Home and business security will see advances in line with smart home technology in 2017, experts say.
Smarter security devices that feature greater integration with smartphone apps are forecast to continue growing; surveillance cameras, movement and temperature sensors connected to the internet that are accessible from a smartphone will remain a mainstay of home and business security, and even see sales growth.
Makers of biometric methods of verifying employee identities – fingerprint readers, iris scanners, smart cards and the like – will continue to refine the efficiency of these systems. Expect to see improved accuracy and security measures to become far more difficult for criminals to defeat.
Businesses and homeowners will invest in more than one technology to secure their premises against unlawful entry.
And when it comes to IT security, Tarsus SecureData’s Nico Goodall says that 2017 will see a spike in the popularity of managed service providers that can help smaller businesses deal with the increasing complexity of the modern-day IT environment, especially relating to security.
Malware continues to grow at an alarming rate. Goodall says over 350 000 new malware variants are reported every day, and the number is only going up. And now, ransomware – malware that encrypts your data and demands payment to unlock it – is on the up-tick as well.
For a business to manage all of those risks itself requires significant investment in securing their networks, hiring IT staff and buying expensive software tools, as well as on-going training to keep staff sufficiently skilled to properly deal with the ever-changing threat landscape.

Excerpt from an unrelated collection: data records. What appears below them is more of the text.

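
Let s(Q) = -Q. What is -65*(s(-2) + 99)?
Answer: -6565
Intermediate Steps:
-65*(s(-2) + 99) = -65*(-1*(-2) + 99) = -65*(2 + 99) = -65*101 = -6565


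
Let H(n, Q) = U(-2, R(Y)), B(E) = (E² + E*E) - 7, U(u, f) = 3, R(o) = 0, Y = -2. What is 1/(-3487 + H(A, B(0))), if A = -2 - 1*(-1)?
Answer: -1/3484 ≈ -0.00028703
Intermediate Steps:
A = -1 (A = -2 + 1 = -1)
B(E) = -7 + 2*E² (B(E) = (E² + E²) - 7 = 2*E² - 7 = -7 + 2*E²)
H(n, Q) = 3
1/(-3487 + H(A, B(0))) = 1/(-3487 + 3) = 1/(-3484) = -1/3484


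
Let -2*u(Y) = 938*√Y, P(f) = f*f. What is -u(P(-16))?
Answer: 7504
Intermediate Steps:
P(f) = f²
u(Y) = -469*√Y
-u(P(-16)) = -(-469)*√((-16)²) = -(-469)*√256 = -(-469)*16 = -1*(-7504) = 7504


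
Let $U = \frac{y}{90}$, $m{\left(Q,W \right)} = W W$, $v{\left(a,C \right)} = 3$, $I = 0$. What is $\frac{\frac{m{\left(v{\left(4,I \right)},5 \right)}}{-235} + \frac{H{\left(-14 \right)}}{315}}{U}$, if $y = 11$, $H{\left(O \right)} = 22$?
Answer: $- \frac{1082}{3619} \approx -0.29898$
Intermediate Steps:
$m{\left(Q,W \right)} = W^{2}$
$U = \frac{11}{90} \approx 0.12222$
$\frac{\frac{m{\left(v{\left(4,I \right)},5 \right)}}{-235} + \frac{H{\left(-14 \right)}}{315}}{U} = \frac{\frac{5^{2}}{-235} + \frac{22}{315}}{\frac{11}{90}} = \left(25 \left(- \frac{1}{235}\right) + 22 \cdot \frac{1}{315}\right) \frac{90}{11} = \left(- \frac{5}{47} + \frac{22}{315}\right) \frac{90}{11} = \left(- \frac{541}{14805}\right) \frac{90}{11} = - \frac{1082}{3619}$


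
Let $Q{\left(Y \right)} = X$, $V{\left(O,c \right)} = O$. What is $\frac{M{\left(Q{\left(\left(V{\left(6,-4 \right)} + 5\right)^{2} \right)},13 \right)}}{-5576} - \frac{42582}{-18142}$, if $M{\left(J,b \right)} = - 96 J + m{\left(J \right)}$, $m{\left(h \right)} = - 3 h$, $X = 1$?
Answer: $\frac{2545035}{1076168} \approx 2.3649$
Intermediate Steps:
$Q{\left(Y \right)} = 1$
$M{\left(J,b \right)} = - 99 J$ ($M{\left(J,b \right)} = - 96 J - 3 J = - 99 J$)
$\frac{M{\left(Q{\left(\left(V{\left(6,-4 \right)} + 5\right)^{2} \right)},13 \right)}}{-5576} - \frac{42582}{-18142} = \frac{\left(-99\right) 1}{-5576} - \frac{42582}{-18142} = \left(-99\right) \left(- \frac{1}{5576}\right) - - \frac{453}{193} = \frac{99}{5576} + \frac{453}{193} = \frac{2545035}{1076168}$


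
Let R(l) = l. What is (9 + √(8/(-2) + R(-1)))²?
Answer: (9 + I*√5)² ≈ 76.0 + 40.249*I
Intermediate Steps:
(9 + √(8/(-2) + R(-1)))² = (9 + √(8/(-2) - 1))² = (9 + √(8*(-½) - 1))² = (9 + √(-4 - 1))² = (9 + √(-5))² = (9 + I*√5)²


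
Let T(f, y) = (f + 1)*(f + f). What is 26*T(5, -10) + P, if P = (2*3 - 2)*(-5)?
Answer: 1540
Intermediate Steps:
T(f, y) = 2*f*(1 + f) (T(f, y) = (1 + f)*(2*f) = 2*f*(1 + f))
P = -20 (P = (6 - 2)*(-5) = 4*(-5) = -20)
26*T(5, -10) + P = 26*(2*5*(1 + 5)) - 20 = 26*(2*5*6) - 20 = 26*60 - 20 = 1560 - 20 = 1540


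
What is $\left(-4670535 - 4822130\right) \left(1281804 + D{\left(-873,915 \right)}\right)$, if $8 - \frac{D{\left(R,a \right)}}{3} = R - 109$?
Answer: $-12195929182710$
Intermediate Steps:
$D{\left(R,a \right)} = 351 - 3 R$ ($D{\left(R,a \right)} = 24 - 3 \left(R - 109\right) = 24 - 3 \left(-109 + R\right) = 24 - \left(-327 + 3 R\right) = 351 - 3 R$)
$\left(-4670535 - 4822130\right) \left(1281804 + D{\left(-873,915 \right)}\right) = \left(-4670535 - 4822130\right) \left(1281804 + \left(351 - -2619\right)\right) = - 9492665 \left(1281804 + \left(351 + 2619\right)\right) = - 9492665 \left(1281804 + 2970\right) = \left(-9492665\right) 1284774 = -12195929182710$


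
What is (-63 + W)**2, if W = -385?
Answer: 200704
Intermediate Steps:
(-63 + W)**2 = (-63 - 385)**2 = (-448)**2 = 200704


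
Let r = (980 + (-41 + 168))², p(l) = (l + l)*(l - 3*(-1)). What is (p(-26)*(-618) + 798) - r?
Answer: -1963779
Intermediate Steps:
p(l) = 2*l*(3 + l) (p(l) = (2*l)*(l + 3) = (2*l)*(3 + l) = 2*l*(3 + l))
r = 1225449 (r = (980 + 127)² = 1107² = 1225449)
(p(-26)*(-618) + 798) - r = ((2*(-26)*(3 - 26))*(-618) + 798) - 1*1225449 = ((2*(-26)*(-23))*(-618) + 798) - 1225449 = (1196*(-618) + 798) - 1225449 = (-739128 + 798) - 1225449 = -738330 - 1225449 = -1963779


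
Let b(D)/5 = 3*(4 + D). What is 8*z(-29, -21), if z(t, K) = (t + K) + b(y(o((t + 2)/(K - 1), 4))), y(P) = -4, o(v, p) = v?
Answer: -400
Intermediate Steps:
b(D) = 60 + 15*D (b(D) = 5*(3*(4 + D)) = 5*(12 + 3*D) = 60 + 15*D)
z(t, K) = K + t (z(t, K) = (t + K) + (60 + 15*(-4)) = (K + t) + (60 - 60) = (K + t) + 0 = K + t)
8*z(-29, -21) = 8*(-21 - 29) = 8*(-50) = -400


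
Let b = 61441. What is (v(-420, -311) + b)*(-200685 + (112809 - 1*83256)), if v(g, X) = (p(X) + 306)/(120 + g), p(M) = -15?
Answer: -262858880349/25 ≈ -1.0514e+10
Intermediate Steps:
v(g, X) = 291/(120 + g) (v(g, X) = (-15 + 306)/(120 + g) = 291/(120 + g))
(v(-420, -311) + b)*(-200685 + (112809 - 1*83256)) = (291/(120 - 420) + 61441)*(-200685 + (112809 - 1*83256)) = (291/(-300) + 61441)*(-200685 + (112809 - 83256)) = (291*(-1/300) + 61441)*(-200685 + 29553) = (-97/100 + 61441)*(-171132) = (6144003/100)*(-171132) = -262858880349/25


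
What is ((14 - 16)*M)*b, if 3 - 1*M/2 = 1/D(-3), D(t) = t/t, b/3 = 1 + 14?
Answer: -360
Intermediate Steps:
b = 45 (b = 3*(1 + 14) = 3*15 = 45)
D(t) = 1
M = 4 (M = 6 - 2/1 = 6 - 2*1 = 6 - 2 = 4)
((14 - 16)*M)*b = ((14 - 16)*4)*45 = -2*4*45 = -8*45 = -360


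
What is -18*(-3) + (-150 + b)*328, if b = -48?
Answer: -64890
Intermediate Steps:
-18*(-3) + (-150 + b)*328 = -18*(-3) + (-150 - 48)*328 = 54 - 198*328 = 54 - 64944 = -64890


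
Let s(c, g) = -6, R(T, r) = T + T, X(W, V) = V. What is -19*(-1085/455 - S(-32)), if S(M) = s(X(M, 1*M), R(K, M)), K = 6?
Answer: -893/13 ≈ -68.692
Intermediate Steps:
R(T, r) = 2*T
S(M) = -6
-19*(-1085/455 - S(-32)) = -19*(-1085/455 - 1*(-6)) = -19*(-1085*1/455 + 6) = -19*(-31/13 + 6) = -19*47/13 = -893/13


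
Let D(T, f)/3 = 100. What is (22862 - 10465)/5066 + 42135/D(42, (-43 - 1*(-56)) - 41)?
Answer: 7239167/50660 ≈ 142.90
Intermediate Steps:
D(T, f) = 300 (D(T, f) = 3*100 = 300)
(22862 - 10465)/5066 + 42135/D(42, (-43 - 1*(-56)) - 41) = (22862 - 10465)/5066 + 42135/300 = 12397*(1/5066) + 42135*(1/300) = 12397/5066 + 2809/20 = 7239167/50660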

Goodall says that hiring managed service providers to deliver infrastructure and security as a service, businesses can side-step the up-front costs while also ensuring they get the cutting-edge knowledge and skills delivered by those companies.
“Smaller businesses don’t have the option to use big third party implementers for their IT needs, which is why there will likely be a rise in managed service providers servicing the market, especially around IT security.
“That’s because threats are occurring too fast for existing mechanisms to handle, and companies can’t keep up. There’s also a skills shortage, and the time to train existing employees up is simply too long. It’s thus easiest to employ MSPs with up-to-date skills to deliver their expertise as a service, rather than businesses trying to do everything themselves,” Goodall concludes.